Mais ce ne sont que des données. Les gens ne pensent pas en données. Les gens pensent en images, et il est difficile de se faire une idée mentale de ce que signifie fuir une montagne en ruine le long d’une route sinueuse encombrée d’arbres tombés au bord d’un torrent déchaîné plus haut que vous ne l’avez jamais vu. « Des pannes de courant prolongées sont probables » – mais il est difficile de se faire une idée mentale d’être coincé avec un parent malade pendant des jours sans eau, sans électricité, sans communication et sans issue parce que les routes n’existent plus. Devrions-nous vraiment nous attendre à ce que les soldats de l’État déplacent de force des centaines de milliers de personnes avant la tempête ?
Non, mais peut-être aurions-nous pu nous attendre à ce que des milliers de premiers intervenants et de membres de la Garde nationale de toute la région soient prêts pour des opérations de recherche et de sauvetage de masse, plutôt que d'être dépêchés de manière ponctuelle, alors que les pompiers de San Diego et les aviateurs du Connecticut se précipitaient pour remplir le champ de bataille. enfreindre. En 2005, les Américains ont été consternés par la réponse désemparée et chaotique à l’ouragan Katrina, alors que leurs concitoyens cherchaient désespérément de l’eau potable au milieu de cadavres putrides. Plus jamais, avons-nous dit.
Deux décennies plus tard, nos capacités techniques, de traitement des données et de prévision ont progressé à la vitesse de la lumière, tandis que nos capacités politiques pratiques et de mobilisation des citoyens n’ont pas bougé – ou peut-être ont-elles régressé. Peu importe ce que savent les experts s’ils n’ont plus la confiance du peuple, et s’ils ne l’ont pas, les politiciens ne risqueront guère de se mobiliser pour une apocalypse qui pourrait ne pas se matérialiser – pas après la COVID.

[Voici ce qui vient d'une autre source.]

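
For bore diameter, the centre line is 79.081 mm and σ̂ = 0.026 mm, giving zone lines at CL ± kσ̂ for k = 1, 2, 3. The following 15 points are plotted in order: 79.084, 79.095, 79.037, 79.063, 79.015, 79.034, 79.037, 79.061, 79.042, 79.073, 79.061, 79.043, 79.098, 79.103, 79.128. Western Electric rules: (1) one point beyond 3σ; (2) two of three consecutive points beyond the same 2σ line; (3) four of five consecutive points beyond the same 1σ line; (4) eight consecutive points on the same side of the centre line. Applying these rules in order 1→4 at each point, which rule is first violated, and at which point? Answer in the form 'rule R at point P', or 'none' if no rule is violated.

Zone of each point (C = within 1σ̂, B = 1σ̂–2σ̂, A = 2σ̂–3σ̂, * = beyond 3σ̂; sign = side of CL): 1:+C, 2:+C, 3:-B, 4:-C, 5:-A, 6:-B, 7:-B, 8:-C, 9:-B, 10:-C, 11:-C, 12:-B, 13:+C, 14:+C, 15:+B
Rule 3 (four of five consecutive points beyond the same 1σ limit) is satisfied at point 7.

rule 3 at point 7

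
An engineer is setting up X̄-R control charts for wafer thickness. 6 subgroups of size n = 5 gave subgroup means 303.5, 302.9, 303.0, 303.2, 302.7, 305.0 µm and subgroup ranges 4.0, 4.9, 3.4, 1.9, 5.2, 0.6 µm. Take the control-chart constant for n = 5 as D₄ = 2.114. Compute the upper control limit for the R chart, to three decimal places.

7.047

R̄ = (4.0 + 4.9 + 3.4 + 1.9 + 5.2 + 0.6) / 6 = 20.0000 / 6 = 3.3333
UCL_R = D₄·R̄ = 2.114 × 3.3333 = 7.0467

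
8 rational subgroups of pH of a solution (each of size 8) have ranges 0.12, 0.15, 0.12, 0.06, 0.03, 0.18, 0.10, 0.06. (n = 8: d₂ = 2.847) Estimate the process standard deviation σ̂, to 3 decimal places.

R̄ = (0.12 + 0.15 + 0.12 + 0.06 + 0.03 + 0.18 + 0.10 + 0.06) / 8 = 0.1025
σ̂ = R̄ / d₂ = 0.1025 / 2.847 = 0.0360

0.036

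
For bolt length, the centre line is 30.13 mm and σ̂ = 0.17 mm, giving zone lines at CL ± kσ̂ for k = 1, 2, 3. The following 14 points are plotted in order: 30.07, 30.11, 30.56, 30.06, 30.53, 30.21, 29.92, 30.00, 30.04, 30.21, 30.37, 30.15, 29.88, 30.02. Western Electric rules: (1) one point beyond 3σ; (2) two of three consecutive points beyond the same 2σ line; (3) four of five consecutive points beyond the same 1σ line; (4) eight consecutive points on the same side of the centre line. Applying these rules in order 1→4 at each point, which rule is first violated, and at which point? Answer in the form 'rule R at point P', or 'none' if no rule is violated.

Zone of each point (C = within 1σ̂, B = 1σ̂–2σ̂, A = 2σ̂–3σ̂, * = beyond 3σ̂; sign = side of CL): 1:-C, 2:-C, 3:+A, 4:-C, 5:+A, 6:+C, 7:-B, 8:-C, 9:-C, 10:+C, 11:+B, 12:+C, 13:-B, 14:-C
Rule 2 (two of three consecutive points beyond the same 2σ limit) is satisfied at point 5.

rule 2 at point 5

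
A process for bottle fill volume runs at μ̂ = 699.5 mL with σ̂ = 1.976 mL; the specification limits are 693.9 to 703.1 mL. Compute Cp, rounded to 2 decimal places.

Cp = (USL − LSL) / (6σ̂) = (703.1 − 693.9) / (6 × 1.976) = 9.2000 / 11.8560 = 0.7760

0.78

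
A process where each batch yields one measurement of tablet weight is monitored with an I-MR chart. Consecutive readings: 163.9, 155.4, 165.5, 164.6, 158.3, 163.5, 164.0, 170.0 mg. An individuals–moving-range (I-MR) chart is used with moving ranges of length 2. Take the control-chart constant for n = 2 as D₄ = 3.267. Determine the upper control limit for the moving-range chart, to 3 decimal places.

17.502

Moving ranges: 8.5, 10.1, 0.9, 6.3, 5.2, 0.5, 6.0; M̄R̄ = 37.5000 / 7 = 5.3571
UCL_MR = D₄·M̄R̄ = 3.267 × 5.3571 = 17.5018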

Cependant, même dire cela, c’est peut-être pointer trop du doigt. Les habitants de la Silicon Valley aiment penser que plus d’informations signifie plus de contrôle. Et dans une certaine mesure, ils ont raison. Dans la vallée du Tennessee, les ingénieurs utilisent actuellement des données pour contrôler le débit d'eau d'un débit sans précédent de 450 000 pieds cubes par seconde, afin que Knoxville, au Tennessee, ne ressemble pas à Asheville, en Caroline du Nord. Mais Hélène nous rappelle que décoder la nature est une tâche difficile. ce n'est pas la même chose que de la maîtriser, que le monde analogique ne peut pas être plié à notre volonté aussi facilement que les uns et les zéros. Les Appalaches sont un lieu de technologies analogiques – de camionnettes, de réservoirs de propane et de routes asphaltées, qui ne font pas le poids face aux vannes du ciel déchaînées sur ses flancs escarpés.
Alors que notre culture saturée de technologie rêve de réalité virtuelle, Hélène est un rude signal d’alarme sur l’implacabilité de la réalité tridimensionnelle. Nous aimons penser qu’avec suffisamment d’informations et de prédictions, nous pouvons anticiper la souffrance et tromper la mort, mais Hélène nous rappelle que la chair fragile est l’héritière de mille chocs mortels et que la vie sous le soleil est toujours traversée de tragédies.